Aluminum Trade Policies Must Change

Aluminum Trade Policies Must Change

Deja vu. Shortly after I started with the Flexible Packaging Association (FPA) in 2016, I had my first real test. While advocacy has always been my passion, I was still learning the industry, as well as my CEO role, and had never worked on a trade issue. When the International Trade Commission (ITC) received a petition to impose anti-dumping and countervailing duties on Chinese aluminum foil, we were off and running.

This issue has again taken center stage with a U.S. Department of Commerce (DOC) investigation into whether aluminum foil from South Korea and Thailand is circumventing those duties. Unlike the ITC case, there is no “petitioner,” and the DOC decided to investigate on its own. Also, unlike the ITC case, there is a larger political component to this investigation, and FPA will make sure to use every resource to ensure policymakers know what is at stake.

Earlier this year, FlexPack VOICE® had an article on the importance and shortage of alu­minum as well as the high cost of aluminum, which is necessary for sensitive products like food, pharmaceuticals, and medical devices. Within the industry, demand is at an all-time high, as medical and personal protective equipment needs have risen due to the COVID-19 pandemic and monkeypox outbreak. Outside the industry, aluminum foil is used for various products such as electric car batteries, which are in high demand as gas prices soar and car manufacturers fulfill their green energy commitments.

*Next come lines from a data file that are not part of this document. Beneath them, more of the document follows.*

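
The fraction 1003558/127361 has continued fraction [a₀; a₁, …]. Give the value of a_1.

1003558 ÷ 127361 → quotient 7, remainder 112031
127361 ÷ 112031 → quotient 1, remainder 15330

1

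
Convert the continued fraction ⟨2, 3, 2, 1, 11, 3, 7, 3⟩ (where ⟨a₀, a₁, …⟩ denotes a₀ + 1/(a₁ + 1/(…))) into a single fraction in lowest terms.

Starting at the tail and folding back:
Start with 3.
7 + 1/(3/1) = 7 + 1/3 = 22/3
3 + 1/(22/3) = 3 + 3/22 = 69/22
11 + 1/(69/22) = 11 + 22/69 = 781/69
1 + 1/(781/69) = 1 + 69/781 = 850/781
2 + 1/(850/781) = 2 + 781/850 = 2481/850
3 + 1/(2481/850) = 3 + 850/2481 = 8293/2481
2 + 1/(8293/2481) = 2 + 2481/8293 = 19067/8293

19067/8293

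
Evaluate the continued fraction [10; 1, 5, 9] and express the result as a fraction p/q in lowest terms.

596/55

Collapse the nested fraction from the inside out:
Start with 9.
5 + 1/(9/1) = 5 + 1/9 = 46/9
1 + 1/(46/9) = 1 + 9/46 = 55/46
10 + 1/(55/46) = 10 + 46/55 = 596/55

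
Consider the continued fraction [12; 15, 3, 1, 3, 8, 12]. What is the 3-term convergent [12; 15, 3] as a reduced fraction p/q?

Compute successive convergents:
a_0 = 12: 12/1
a_1 = 15: 181/15
a_2 = 3: 555/46

555/46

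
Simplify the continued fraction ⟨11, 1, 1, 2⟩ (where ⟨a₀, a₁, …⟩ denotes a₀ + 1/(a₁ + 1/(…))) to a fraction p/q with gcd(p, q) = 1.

58/5

Compute successive convergents:
a_0 = 11: 11/1
a_1 = 1: 12/1
a_2 = 1: 23/2
a_3 = 2: 58/5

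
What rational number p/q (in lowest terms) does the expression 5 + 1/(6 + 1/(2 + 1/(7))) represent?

500/97

a_0 = 5: 5/1
a_1 = 6: 31/6
a_2 = 2: 67/13
a_3 = 7: 500/97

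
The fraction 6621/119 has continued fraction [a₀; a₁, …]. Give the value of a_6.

3

⌊6621/119⌋ = 55, remainder 76
⌊119/76⌋ = 1, remainder 43
⌊76/43⌋ = 1, remainder 33
⌊43/33⌋ = 1, remainder 10
⌊33/10⌋ = 3, remainder 3
⌊10/3⌋ = 3, remainder 1
⌊3/1⌋ = 3, remainder 0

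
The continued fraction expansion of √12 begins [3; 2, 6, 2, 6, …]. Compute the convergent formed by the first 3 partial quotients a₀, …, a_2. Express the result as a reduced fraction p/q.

a_0 = 3: 3/1
a_1 = 2: 7/2
a_2 = 6: 45/13

45/13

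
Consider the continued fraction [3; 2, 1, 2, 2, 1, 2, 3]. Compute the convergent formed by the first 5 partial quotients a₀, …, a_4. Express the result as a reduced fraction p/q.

64/19

a_0 = 3: 3/1
a_1 = 2: 7/2
a_2 = 1: 10/3
a_3 = 2: 27/8
a_4 = 2: 64/19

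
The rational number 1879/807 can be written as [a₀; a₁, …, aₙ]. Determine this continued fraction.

[2; 3, 22, 12]

Repeatedly divide and take the remainder:
1879 = 2·807 + 265, so a_0 = 2
807 = 3·265 + 12, so a_1 = 3
265 = 22·12 + 1, so a_2 = 22
12 = 12·1 + 0, so a_3 = 12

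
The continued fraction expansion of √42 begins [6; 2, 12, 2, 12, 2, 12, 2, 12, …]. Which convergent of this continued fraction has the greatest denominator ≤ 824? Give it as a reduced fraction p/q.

a_0 = 6: 6/1  (≤ bound)
a_1 = 2: 13/2  (≤ bound)
a_2 = 12: 162/25  (≤ bound)
a_3 = 2: 337/52  (≤ bound)
a_4 = 12: 4206/649  (≤ bound)
a_5 = 2: 8749/1350  (> 824, stop)

4206/649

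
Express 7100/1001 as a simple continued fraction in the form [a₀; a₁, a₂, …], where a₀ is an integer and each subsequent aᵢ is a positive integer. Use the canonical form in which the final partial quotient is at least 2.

[7; 10, 1, 3, 4, 2, 2]

7100 ÷ 1001 → quotient 7, remainder 93
1001 ÷ 93 → quotient 10, remainder 71
93 ÷ 71 → quotient 1, remainder 22
71 ÷ 22 → quotient 3, remainder 5
22 ÷ 5 → quotient 4, remainder 2
5 ÷ 2 → quotient 2, remainder 1
2 ÷ 1 → quotient 2, remainder 0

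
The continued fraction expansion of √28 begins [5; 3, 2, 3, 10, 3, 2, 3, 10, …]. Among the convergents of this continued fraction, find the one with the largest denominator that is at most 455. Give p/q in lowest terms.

1307/247

a_0 = 5: 5/1  (≤ bound)
a_1 = 3: 16/3  (≤ bound)
a_2 = 2: 37/7  (≤ bound)
a_3 = 3: 127/24  (≤ bound)
a_4 = 10: 1307/247  (≤ bound)
a_5 = 3: 4048/765  (> 455, stop)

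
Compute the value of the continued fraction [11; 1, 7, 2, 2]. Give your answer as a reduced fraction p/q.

499/42

Start with 2.
2 + 1/(2/1) = 2 + 1/2 = 5/2
7 + 1/(5/2) = 7 + 2/5 = 37/5
1 + 1/(37/5) = 1 + 5/37 = 42/37
11 + 1/(42/37) = 11 + 37/42 = 499/42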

Adding to this supply shortage—and increasing costs at a time when inflation is at its highest in 40 years—is not good public policy. FPA’s outreach to members’ representatives on the Hill and in the states has stated such concerns, paralleling the legal track with the DOC and Biden administration.

Nothing has changed in the intervening years with respect to sourcing the necessary aluminum foil for flexible packaging in the U.S. It simply does not exist. The contemplated outcome of imposing high duties on Chinese foil in the original case—to spur U.S. man­ufacturing—never materialized. Thus, imposing new duties on aluminum foil imports puts at risk the security of our food, pharmaceutical, and medical device supply. It also puts jobs at risk, as current U.S. jobs will have to move offshore to continue to produce this flexible packaging for the U.S. and globally. This will further drive consumer and commercial prices at a time when many Americans are struggling to keep up with the rising cost of living.

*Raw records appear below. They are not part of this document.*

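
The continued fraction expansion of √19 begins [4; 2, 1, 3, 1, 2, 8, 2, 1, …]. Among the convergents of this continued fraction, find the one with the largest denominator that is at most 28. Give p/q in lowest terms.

61/14

a_0 = 4: 4/1  (≤ bound)
a_1 = 2: 9/2  (≤ bound)
a_2 = 1: 13/3  (≤ bound)
a_3 = 3: 48/11  (≤ bound)
a_4 = 1: 61/14  (≤ bound)
a_5 = 2: 170/39  (> 28, stop)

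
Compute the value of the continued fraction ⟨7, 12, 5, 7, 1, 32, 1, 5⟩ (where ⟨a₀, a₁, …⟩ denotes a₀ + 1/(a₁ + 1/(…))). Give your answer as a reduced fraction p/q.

716231/101134

Compute successive convergents:
a_0 = 7: 7/1
a_1 = 12: 85/12
a_2 = 5: 432/61
a_3 = 7: 3109/439
a_4 = 1: 3541/500
a_5 = 32: 116421/16439
a_6 = 1: 119962/16939
a_7 = 5: 716231/101134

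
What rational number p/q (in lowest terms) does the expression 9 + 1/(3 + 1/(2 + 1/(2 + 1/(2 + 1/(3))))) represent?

a_0 = 9: 9/1
a_1 = 3: 28/3
a_2 = 2: 65/7
a_3 = 2: 158/17
a_4 = 2: 381/41
a_5 = 3: 1301/140

1301/140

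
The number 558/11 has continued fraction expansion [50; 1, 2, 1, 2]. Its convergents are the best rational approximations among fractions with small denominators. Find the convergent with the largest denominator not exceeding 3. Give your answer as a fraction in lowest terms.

a_0 = 50: 50/1  (≤ bound)
a_1 = 1: 51/1  (≤ bound)
a_2 = 2: 152/3  (≤ bound)
a_3 = 1: 203/4  (> 3, stop)

152/3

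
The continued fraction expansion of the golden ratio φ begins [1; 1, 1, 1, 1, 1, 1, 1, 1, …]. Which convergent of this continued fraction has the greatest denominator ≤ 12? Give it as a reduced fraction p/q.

13/8

a_0 = 1: 1/1  (≤ bound)
a_1 = 1: 2/1  (≤ bound)
a_2 = 1: 3/2  (≤ bound)
a_3 = 1: 5/3  (≤ bound)
a_4 = 1: 8/5  (≤ bound)
a_5 = 1: 13/8  (≤ bound)
a_6 = 1: 21/13  (> 12, stop)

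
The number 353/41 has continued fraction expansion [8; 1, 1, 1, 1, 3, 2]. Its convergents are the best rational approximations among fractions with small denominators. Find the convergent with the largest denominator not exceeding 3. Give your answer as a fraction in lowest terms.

26/3

a_0 = 8: 8/1  (≤ bound)
a_1 = 1: 9/1  (≤ bound)
a_2 = 1: 17/2  (≤ bound)
a_3 = 1: 26/3  (≤ bound)
a_4 = 1: 43/5  (> 3, stop)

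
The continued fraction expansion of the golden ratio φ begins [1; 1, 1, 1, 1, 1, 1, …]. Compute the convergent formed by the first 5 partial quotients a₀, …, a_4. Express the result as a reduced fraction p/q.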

FPA is a trade association based on protecting and promoting U.S. jobs. We should be on the same side as the DOC and Biden administration. Why aren’t we?

The Biden administration should find ways to work together to improve our country’s competitiveness. Imposing new duties on imports of aluminum foil is simply not the answer. Everybody loses in unfair trade cases, especially the American consumer. Just as in the initial ITC Chinese foil case, new duties and costs to domestic flexible packaging manufacturers are not going to result in any benefits to domestic aluminum foil producers. But the conse­quences will be huge for food and medical insecurity, loss of jobs, and ever-increasing prices on the goods consumers use every day.